Department of Health Policy and Management, University of North Carolina at Chapel Hill, Chapel Hill, NC, USA.
Health Econ. 2010 Aug;19(8):1002-5. doi: 10.1002/hec.1538.
In a widely cited article, DiMasi, Hansen, and Grabowski (2003) estimate the average pre-tax cost of bringing a new molecular entity to market. Their base case estimate, excluding post-marketing studies, was $802 million (in $US 2000). Strikingly, almost half of this cost (or $399 million) is the cost of capital (COC) used to fund clinical development expenses to the point of FDA marketing approval. The authors used an 11% real COC computed using the capital asset pricing model (CAPM). But the CAPM is a single factor risk model, and multi-factor risk models are the current state of the art in finance. Using the Fama-French three factor model we find that the cost of drug development to be higher than the earlier estimate.
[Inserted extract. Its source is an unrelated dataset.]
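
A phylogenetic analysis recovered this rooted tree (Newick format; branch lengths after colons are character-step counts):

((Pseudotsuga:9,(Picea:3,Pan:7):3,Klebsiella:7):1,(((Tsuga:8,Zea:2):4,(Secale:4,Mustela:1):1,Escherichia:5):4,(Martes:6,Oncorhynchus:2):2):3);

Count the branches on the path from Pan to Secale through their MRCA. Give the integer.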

在一篇广为引用的文章中,DiMasi、Hansen 和 Grabowski(2003 年)估计了将一种新的分子实体推向市场的平均税前成本。他们的基本案例估计,不包括上市后研究,为 8.02 亿美元(2000 年美元)。引人注目的是,这一成本的近一半(3.99 亿美元)是用于为临床开发费用提供资金以获得 FDA 营销批准的资本成本(COC)。作者使用了使用资本资产定价模型(CAPM)计算的 11%的实际 COC。但是,CAPM 是一个单一因素风险模型,而多因素风险模型是金融领域的最新技术。使用 Fama-French 三因素模型,我们发现药物开发成本高于早期估计。